Tuesday, August 30, 2011

Anything Worth Doing . . .

Sharon Wildwind

… is worth doing badly.

For a while last winter, my world had been ice-covered for so long that I was desperate for green. Every seed went from my kitchen cutting board into soil. Squash sprouted. So did tomato seeds. Lemons did less well.

I’ve sprouted uncounted avocado seeds. You’ve known the drill since grade school: shove three or four toothpicks around the seed, suspend it half-way in a glass jar of water, discard the resulting vine when the water becomes mold-encrusted. But could I grow an avocado tree to maturity indoors?

Why not? The seed was certainly big enough to have potential, so I popped it into a pot. When I told my coworker from El Salvador that I was growing an avocado tree in my living room, she laughed. “Do you know how big an avocado tree is?” No, actually, I didn’t.

The seed sprouted, but the tree languished from too little light. Spring arrived and the days got longer and brighter. The tree grew. Grew. Grew some more. Dropped leaves all over my carpet. I cut it back. It twisted and kept growing. I changed plant food. It really started growing, but by now the long trunk was bare and with all the leaves clustered at the top. Not a world-class tree growing effort, buy hey, it was healthy and I’d developed a fondness for seeing it every morning.

I’d become more involved in the process more than the product, which is a good quality for a writer to cultivate, especially a writer in her mid-career.

All writers start out with a taste for adventure. Instead of asking ourselves if we can discover the source of the Nile, we ask can I write a story? Can I finish it? Can I get it published? Can I make the next story bigger, better, faster, more publishable?

That’s when our sense of adventure may take a wrong turn.

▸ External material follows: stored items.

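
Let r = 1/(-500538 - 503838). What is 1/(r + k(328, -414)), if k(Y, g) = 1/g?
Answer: -69301944/167465 ≈ -413.83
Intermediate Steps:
r = -1/1004376 (r = 1/(-1004376) = -1/1004376 ≈ -9.9564e-7)
1/(r + k(328, -414)) = 1/(-1/1004376 + 1/(-414)) = 1/(-1/1004376 - 1/414) = 1/(-167465/69301944) = -69301944/167465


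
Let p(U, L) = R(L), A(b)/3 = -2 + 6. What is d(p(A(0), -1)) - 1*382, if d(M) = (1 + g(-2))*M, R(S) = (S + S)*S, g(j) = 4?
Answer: -372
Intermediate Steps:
A(b) = 12 (A(b) = 3*(-2 + 6) = 3*4 = 12)
R(S) = 2*S² (R(S) = (2*S)*S = 2*S²)
p(U, L) = 2*L²
d(M) = 5*M (d(M) = (1 + 4)*M = 5*M)
d(p(A(0), -1)) - 1*382 = 5*(2*(-1)²) - 1*382 = 5*(2*1) - 382 = 5*2 - 382 = 10 - 382 = -372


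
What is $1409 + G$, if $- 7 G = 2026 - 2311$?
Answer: $\frac{10148}{7} \approx 1449.7$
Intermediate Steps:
$G = \frac{285}{7}$ ($G = - \frac{2026 - 2311}{7} = \left(- \frac{1}{7}\right) \left(-285\right) = \frac{285}{7} \approx 40.714$)
$1409 + G = 1409 + \frac{285}{7} = \frac{10148}{7}$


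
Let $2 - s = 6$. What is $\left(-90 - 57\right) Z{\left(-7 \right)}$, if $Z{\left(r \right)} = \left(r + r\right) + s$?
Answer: $2646$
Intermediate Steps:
$s = -4$ ($s = 2 - 6 = -4$)
$Z{\left(r \right)} = -4 + 2 r$ ($Z{\left(r \right)} = \left(r + r\right) - 4 = 2 r - 4 = -4 + 2 r$)
$\left(-90 - 57\right) Z{\left(-7 \right)} = \left(-90 - 57\right) \left(-4 + 2 \left(-7\right)\right) = - 147 \left(-4 - 14\right) = \left(-147\right) \left(-18\right) = 2646$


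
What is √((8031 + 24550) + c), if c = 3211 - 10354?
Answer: √25438 ≈ 159.49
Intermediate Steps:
c = -7143
√((8031 + 24550) + c) = √((8031 + 24550) - 7143) = √(32581 - 7143) = √25438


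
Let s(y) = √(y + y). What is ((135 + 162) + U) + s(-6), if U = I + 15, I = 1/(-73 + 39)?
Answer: 10607/34 + 2*I*√3 ≈ 311.97 + 3.4641*I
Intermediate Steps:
I = -1/34 (I = 1/(-34) = -1/34 ≈ -0.029412)
s(y) = √2*√y (s(y) = √(2*y) = √2*√y)
U = 509/34 (U = -1/34 + 15 = 509/34 ≈ 14.971)
((135 + 162) + U) + s(-6) = ((135 + 162) + 509/34) + √2*√(-6) = (297 + 509/34) + √2*(I*√6) = 10607/34 + 2*I*√3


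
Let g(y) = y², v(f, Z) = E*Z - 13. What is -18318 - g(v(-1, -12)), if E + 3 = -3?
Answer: -21799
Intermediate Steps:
E = -6 (E = -3 - 3 = -6)
v(f, Z) = -13 - 6*Z (v(f, Z) = -6*Z - 13 = -13 - 6*Z)
-18318 - g(v(-1, -12)) = -18318 - (-13 - 6*(-12))² = -18318 - (-13 + 72)² = -18318 - 1*59² = -18318 - 1*3481 = -18318 - 3481 = -21799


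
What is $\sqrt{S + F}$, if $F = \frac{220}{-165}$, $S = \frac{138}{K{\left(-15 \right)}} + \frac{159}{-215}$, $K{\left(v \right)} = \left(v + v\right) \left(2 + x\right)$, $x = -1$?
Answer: $\frac{4 i \sqrt{173505}}{645} \approx 2.5832 i$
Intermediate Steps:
$K{\left(v \right)} = 2 v$ ($K{\left(v \right)} = \left(v + v\right) \left(2 - 1\right) = 2 v 1 = 2 v$)
$S = - \frac{1148}{215}$ ($S = \frac{138}{2 \left(-15\right)} + \frac{159}{-215} = \frac{138}{-30} + 159 \left(- \frac{1}{215}\right) = 138 \left(- \frac{1}{30}\right) - \frac{159}{215} = - \frac{23}{5} - \frac{159}{215} = - \frac{1148}{215} \approx -5.3395$)
$F = - \frac{4}{3}$ ($F = 220 \left(- \frac{1}{165}\right) = - \frac{4}{3} \approx -1.3333$)
$\sqrt{S + F} = \sqrt{- \frac{1148}{215} - \frac{4}{3}} = \sqrt{- \frac{4304}{645}} = \frac{4 i \sqrt{173505}}{645}$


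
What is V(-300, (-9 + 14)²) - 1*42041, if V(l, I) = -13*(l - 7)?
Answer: -38050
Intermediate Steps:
V(l, I) = 91 - 13*l (V(l, I) = -13*(-7 + l) = 91 - 13*l)
V(-300, (-9 + 14)²) - 1*42041 = (91 - 13*(-300)) - 1*42041 = (91 + 3900) - 42041 = 3991 - 42041 = -38050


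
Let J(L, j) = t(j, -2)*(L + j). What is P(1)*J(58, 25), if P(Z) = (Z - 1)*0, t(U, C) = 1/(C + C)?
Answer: 0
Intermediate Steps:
t(U, C) = 1/(2*C)
P(Z) = 0 (P(Z) = (-1 + Z)*0 = 0)
J(L, j) = -L/4 - j/4 (J(L, j) = ((½)/(-2))*(L + j) = ((½)*(-½))*(L + j) = -(L + j)/4 = -L/4 - j/4)
P(1)*J(58, 25) = 0*(-¼*58 - ¼*25) = 0*(-29/2 - 25/4) = 0*(-83/4) = 0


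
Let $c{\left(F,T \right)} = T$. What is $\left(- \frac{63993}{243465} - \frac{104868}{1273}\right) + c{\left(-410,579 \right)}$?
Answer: $\frac{51278955482}{103310315} \approx 496.36$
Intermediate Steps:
$\left(- \frac{63993}{243465} - \frac{104868}{1273}\right) + c{\left(-410,579 \right)} = \left(- \frac{63993}{243465} - \frac{104868}{1273}\right) + 579 = \left(\left(-63993\right) \frac{1}{243465} - \frac{104868}{1273}\right) + 579 = \left(- \frac{21331}{81155} - \frac{104868}{1273}\right) + 579 = - \frac{8537716903}{103310315} + 579 = \frac{51278955482}{103310315}$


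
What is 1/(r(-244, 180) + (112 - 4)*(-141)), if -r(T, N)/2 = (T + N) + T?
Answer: -1/14612 ≈ -6.8437e-5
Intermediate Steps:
r(T, N) = -4*T - 2*N (r(T, N) = -2*((T + N) + T) = -2*((N + T) + T) = -2*(N + 2*T) = -4*T - 2*N)
1/(r(-244, 180) + (112 - 4)*(-141)) = 1/((-4*(-244) - 2*180) + (112 - 4)*(-141)) = 1/((976 - 360) + 108*(-141)) = 1/(616 - 15228) = 1/(-14612) = -1/14612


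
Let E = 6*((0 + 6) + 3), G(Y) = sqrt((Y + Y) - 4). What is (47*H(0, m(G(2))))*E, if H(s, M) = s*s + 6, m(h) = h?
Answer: 15228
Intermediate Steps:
G(Y) = sqrt(-4 + 2*Y) (G(Y) = sqrt(2*Y - 4) = sqrt(-4 + 2*Y))
E = 54 (E = 6*(6 + 3) = 6*9 = 54)
H(s, M) = 6 + s**2 (H(s, M) = s**2 + 6 = 6 + s**2)
(47*H(0, m(G(2))))*E = (47*(6 + 0**2))*54 = (47*(6 + 0))*54 = (47*6)*54 = 282*54 = 15228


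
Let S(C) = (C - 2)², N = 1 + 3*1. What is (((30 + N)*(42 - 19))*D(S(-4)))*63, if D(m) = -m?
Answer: -1773576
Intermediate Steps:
N = 4 (N = 1 + 3 = 4)
S(C) = (-2 + C)²
(((30 + N)*(42 - 19))*D(S(-4)))*63 = (((30 + 4)*(42 - 19))*(-(-2 - 4)²))*63 = ((34*23)*(-1*(-6)²))*63 = (782*(-1*36))*63 = (782*(-36))*63 = -28152*63 = -1773576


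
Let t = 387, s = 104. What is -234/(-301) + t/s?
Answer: 140823/31304 ≈ 4.4986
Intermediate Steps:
-234/(-301) + t/s = -234/(-301) + 387/104 = -234*(-1/301) + 387*(1/104) = 234/301 + 387/104 = 140823/31304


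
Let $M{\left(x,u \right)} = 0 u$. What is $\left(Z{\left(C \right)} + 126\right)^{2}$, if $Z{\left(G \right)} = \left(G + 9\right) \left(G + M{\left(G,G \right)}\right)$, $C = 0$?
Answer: $15876$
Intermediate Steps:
$M{\left(x,u \right)} = 0$
$Z{\left(G \right)} = G \left(9 + G\right)$ ($Z{\left(G \right)} = \left(G + 9\right) \left(G + 0\right) = \left(9 + G\right) G = G \left(9 + G\right)$)
$\left(Z{\left(C \right)} + 126\right)^{2} = \left(0 \left(9 + 0\right) + 126\right)^{2} = \left(0 \cdot 9 + 126\right)^{2} = \left(0 + 126\right)^{2} = 126^{2} = 15876$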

When writing becomes about meeting the next deadline, making the next sale, doing the next thing our publisher expects us to do, we remove ourselves — or are sometimes forcibly removed — from a sense that we have the freedom to do trial-and-error.

Stick to what you know. Stick to what sells. This isn’t the kind of book your readers have come to expect. Changing genres would be suicide. No one will understand what you’re trying to do. I have only so much time for writing, so I’d better use it wisely and stick to writing what will result in the next sale.

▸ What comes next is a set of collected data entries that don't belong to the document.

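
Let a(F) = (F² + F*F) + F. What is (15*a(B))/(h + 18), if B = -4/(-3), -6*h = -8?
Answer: 110/29 ≈ 3.7931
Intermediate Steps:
h = 4/3 (h = -⅙*(-8) = 4/3 ≈ 1.3333)
B = 4/3 (B = -4*(-⅓) = 4/3 ≈ 1.3333)
a(F) = F + 2*F² (a(F) = (F² + F²) + F = 2*F² + F = F + 2*F²)
(15*a(B))/(h + 18) = (15*(4*(1 + 2*(4/3))/3))/(4/3 + 18) = (15*(4*(1 + 8/3)/3))/(58/3) = (15*((4/3)*(11/3)))*(3/58) = (15*(44/9))*(3/58) = (220/3)*(3/58) = 110/29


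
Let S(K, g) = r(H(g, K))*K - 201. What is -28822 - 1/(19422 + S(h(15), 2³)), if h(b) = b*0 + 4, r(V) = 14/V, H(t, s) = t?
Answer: -554189417/19228 ≈ -28822.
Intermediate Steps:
h(b) = 4 (h(b) = 0 + 4 = 4)
S(K, g) = -201 + 14*K/g (S(K, g) = (14/g)*K - 201 = 14*K/g - 201 = -201 + 14*K/g)
-28822 - 1/(19422 + S(h(15), 2³)) = -28822 - 1/(19422 + (-201 + 14*4/2³)) = -28822 - 1/(19422 + (-201 + 14*4/8)) = -28822 - 1/(19422 + (-201 + 14*4*(⅛))) = -28822 - 1/(19422 + (-201 + 7)) = -28822 - 1/(19422 - 194) = -28822 - 1/19228 = -554189417/19228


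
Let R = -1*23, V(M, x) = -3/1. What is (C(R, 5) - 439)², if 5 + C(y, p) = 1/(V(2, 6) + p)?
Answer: 786769/4 ≈ 1.9669e+5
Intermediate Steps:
V(M, x) = -3 (V(M, x) = -3*1 = -3)
R = -23
C(y, p) = -5 + 1/(-3 + p)
(C(R, 5) - 439)² = ((16 - 5*5)/(-3 + 5) - 439)² = ((16 - 25)/2 - 439)² = ((½)*(-9) - 439)² = (-9/2 - 439)² = (-887/2)² = 786769/4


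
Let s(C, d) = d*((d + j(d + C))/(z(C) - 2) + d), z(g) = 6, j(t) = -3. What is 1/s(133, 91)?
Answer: 1/10283 ≈ 9.7248e-5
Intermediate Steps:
s(C, d) = d*(-3/4 + 5*d/4) (s(C, d) = d*((d - 3)/(6 - 2) + d) = d*((-3 + d)/4 + d) = d*((-3 + d)*(1/4) + d) = d*((-3/4 + d/4) + d) = d*(-3/4 + 5*d/4))
1/s(133, 91) = 1/((1/4)*91*(-3 + 5*91)) = 1/((1/4)*91*(-3 + 455)) = 1/((1/4)*91*452) = 1/10283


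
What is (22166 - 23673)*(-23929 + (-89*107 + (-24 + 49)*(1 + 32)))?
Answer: 49168889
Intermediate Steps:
(22166 - 23673)*(-23929 + (-89*107 + (-24 + 49)*(1 + 32))) = -1507*(-23929 + (-9523 + 25*33)) = -1507*(-23929 + (-9523 + 825)) = -1507*(-23929 - 8698) = -1507*(-32627) = 49168889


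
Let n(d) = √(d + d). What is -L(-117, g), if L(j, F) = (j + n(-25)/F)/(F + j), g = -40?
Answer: -117/157 - I*√2/1256 ≈ -0.74522 - 0.001126*I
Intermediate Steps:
n(d) = √2*√d (n(d) = √(2*d) = √2*√d)
L(j, F) = (j + 5*I*√2/F)/(F + j) (L(j, F) = (j + (√2*√(-25))/F)/(F + j) = (j + (√2*(5*I))/F)/(F + j) = (j + (5*I*√2)/F)/(F + j) = (j + 5*I*√2/F)/(F + j))
-L(-117, g) = -(-40*(-117) + 5*I*√2)/((-40)*(-40 - 117)) = -(-1)*(4680 + 5*I*√2)/(40*(-157)) = -(-1)*(-1)*(4680 + 5*I*√2)/(40*157) = -(117/157 + I*√2/1256) = -117/157 - I*√2/1256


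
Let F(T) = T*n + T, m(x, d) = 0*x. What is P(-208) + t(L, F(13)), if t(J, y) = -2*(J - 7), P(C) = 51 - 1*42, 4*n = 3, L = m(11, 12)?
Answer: 23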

Did you notice the change in pronouns. You becomes I. No more experimenting. No more doing things badly just for the sake of trying something new. Time to throw out that mold-encrusted vine, sterilize the jar, and stay ferociously focused on my career path. What fun is that?

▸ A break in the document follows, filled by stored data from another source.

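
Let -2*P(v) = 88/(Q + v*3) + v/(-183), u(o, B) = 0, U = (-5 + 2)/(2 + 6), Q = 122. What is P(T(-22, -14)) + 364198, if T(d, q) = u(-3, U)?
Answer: 22216056/61 ≈ 3.6420e+5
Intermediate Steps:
U = -3/8 ≈ -0.37500
T(d, q) = 0
P(v) = -44/(122 + 3*v) + v/366 (P(v) = -(88/(122 + v*3) + v/(-183))/2 = -(88/(122 + 3*v) + v*(-1/183))/2 = -(88/(122 + 3*v) - v/183)/2 = -44/(122 + 3*v) + v/366)
P(T(-22, -14)) + 364198 = (-16104 + 3*0² + 122*0)/(366*(122 + 3*0)) + 364198 = (-16104 + 3*0 + 0)/(366*(122 + 0)) + 364198 = (1/366)*(-16104 + 0 + 0)/122 + 364198 = (1/366)*(1/122)*(-16104) + 364198 = -22/61 + 364198 = 22216056/61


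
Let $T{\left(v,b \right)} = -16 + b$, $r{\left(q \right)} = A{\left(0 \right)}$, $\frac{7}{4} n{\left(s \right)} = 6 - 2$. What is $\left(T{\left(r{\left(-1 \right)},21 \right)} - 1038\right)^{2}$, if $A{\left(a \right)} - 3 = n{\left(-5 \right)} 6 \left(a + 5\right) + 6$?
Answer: $1067089$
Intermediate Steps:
$n{\left(s \right)} = \frac{16}{7}$ ($n{\left(s \right)} = \frac{4 \left(6 - 2\right)}{7} = \frac{4}{7} \cdot 4 = \frac{16}{7}$)
$A{\left(a \right)} = \frac{543}{7} + \frac{96 a}{7}$ ($A{\left(a \right)} = 3 + \left(\frac{16 \cdot 6 \left(a + 5\right)}{7} + 6\right) = 3 + \left(\frac{16 \cdot 6 \left(5 + a\right)}{7} + 6\right) = 3 + \left(\frac{16 \left(30 + 6 a\right)}{7} + 6\right) = 3 + \left(\left(\frac{480}{7} + \frac{96 a}{7}\right) + 6\right) = 3 + \left(\frac{522}{7} + \frac{96 a}{7}\right) = \frac{543}{7} + \frac{96 a}{7}$)
$r{\left(q \right)} = \frac{543}{7}$ ($r{\left(q \right)} = \frac{543}{7} + \frac{96}{7} \cdot 0 = \frac{543}{7} + 0 = \frac{543}{7}$)
$\left(T{\left(r{\left(-1 \right)},21 \right)} - 1038\right)^{2} = \left(\left(-16 + 21\right) - 1038\right)^{2} = \left(5 - 1038\right)^{2} = \left(-1033\right)^{2} = 1067089$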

What are three things that you would love to try, but are afraid that you will be terrible at them? Go ahead and do them anyway. Steal minutes here and there from your serious career path to play around. Make a mess. Experiment. Make mistakes. Drop a few leaves on the carpet. Twist and grow. There is, in truth, no such thing as doing badly. There is only doing the unfamiliar long enough that it becomes a part of your life, like the avocado has become part of our living room. The more artistic adventures you have, the better your art becomes.

As for the avocado tree, I realized about the middle of summer that something wonderful was happening. Mama avocado was having a baby. Baby is now two-and-a-half feet tall, green, and growing straight and true. It’s going to be interesting to see if I can keep both of them alive over the long, cold, dark winter. I certainly intend to try, even if I do it badly.
______
Quote for the week:
Always keep some of your creative energy for play. Today’s playground could well turn into future sales.
~Barbara Hambly, science fiction, mystery, and fantasy writer

4 comments:

J.P. Hansen said...

Anything worth doing badly is worth talking (and writing) about. Emphasis on the word "worth."

Julia Buckley said...

A very inspiring post! Thanks. Good luck with Mama and Baby Avocado.

Unknown said...

Good luck. Our avocado is beginning to look at the telephone line overhead, but we cheated and planted it in the ground in southern California.

I've never heard of an avocado growing from seed to become that tall inside.

Anonymous said...

Thanks, everyone. Writer Lady, you wouldn't possibly want another couple of avocado's to plant in southern California?

On second thought, I guess wrapping them would be too much of a challenge.